The area of a rectangle is #20# #cm^2#. The length is #8# more than the width. How do you find the width in cm?

1 Answer
Jun 11, 2017

The width of the rectangle is #2# cm.

Explanation:

Let's first recall the formula for the area of a rectangle:

#A=lw#

We can first substitute #20# into the area part of the equation since we already know its value:

#20=lw#

Now what? We have two variables but how do we find either of them? Looking back at the question, we see that "the length is 8 more than the width." Voila! Now we can write the length in terms of the width! So now we can switch out #l# for #w+8#:

#20=(w+8)w#

Now, using the Distributive Property, we can expand out the right side of the equation:

#20=w^2+8w#

We can subtract #20# from both sides to obtain a classic quadratic equation:

#w^2+8w-20=0#

Now, we can use factoring to simplify this problem.

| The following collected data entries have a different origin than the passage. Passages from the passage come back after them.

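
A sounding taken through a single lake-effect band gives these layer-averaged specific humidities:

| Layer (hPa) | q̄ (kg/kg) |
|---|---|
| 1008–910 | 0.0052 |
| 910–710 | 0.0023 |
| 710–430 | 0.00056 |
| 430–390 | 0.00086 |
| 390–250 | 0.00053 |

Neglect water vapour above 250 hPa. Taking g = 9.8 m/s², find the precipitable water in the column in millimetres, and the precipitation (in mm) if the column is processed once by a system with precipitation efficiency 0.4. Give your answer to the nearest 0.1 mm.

PW ≈ 12.6 mm; precipitation ≈ 5.0 mm

Precipitable water is the column-integrated vapour mass per unit area: PW = (1/g) Σ q̄ Δp, with q in kg/kg and Δp in Pa (1 kg/m² of water = 1 mm).
Layer 1008–910 hPa: Δp = 98 hPa = 9800 Pa, q̄ = 0.0052 kg/kg → 0.0052 × 9800 / 9.8 = 5.20 mm
Layer 910–710 hPa: Δp = 200 hPa = 20000 Pa, q̄ = 0.0023 kg/kg → 0.0023 × 20000 / 9.8 = 4.69 mm
Layer 710–430 hPa: Δp = 280 hPa = 28000 Pa, q̄ = 0.00056 kg/kg → 0.00056 × 28000 / 9.8 = 1.60 mm
Layer 430–390 hPa: Δp = 40 hPa = 4000 Pa, q̄ = 0.00086 kg/kg → 0.00086 × 4000 / 9.8 = 0.35 mm
Layer 390–250 hPa: Δp = 140 hPa = 14000 Pa, q̄ = 0.00053 kg/kg → 0.00053 × 14000 / 9.8 = 0.76 mm
PW = 5.20 + 4.69 + 1.60 + 0.35 + 0.76 = 12.60 ≈ 12.6 mm.
Precipitation = ε × PW = 0.4 × 12.6 = 5.0 mm.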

So our task now is to find two factors of #-20# such that they add up to #8#. We will list out all the factors of #-20# and then mark out the pair that adds up to #8# (I will use red for the pairs that don't work and blue for the pair that does work):

#color(red)(-1 and 20)#

#color(red)(1 and -20)#

#color(red)(-4 and 5)#

#color(red)(4 and -5)#

#color(blue)(-2 and 10)#

#color(blue)(2 and -10)#

We found our pair! 2 and -10 or -2 and 10! So now, we can write the quadratic equation in an #(w+a)(w+b)# format and make it equal to #0#:

#(w-2)(w+10)=0#

And since the product of #(w-2)# and #(w+10)# is 0, one of them must be equal to #0#. Let's start by assuming that #(w-2)# is equal to #0# and solve for #w#:

#(w-2)=0#
#w=2#

Now let's assume that #(w+10)# is equal to #0# and solve for #w#:

#(w+10)=0#
#w=-10#

Now, we can see that #w# could be either #-10# or #2#. However, there is no such thing as negative length so the possibility that #w=-10# is disqualified and #w=2# is the answer.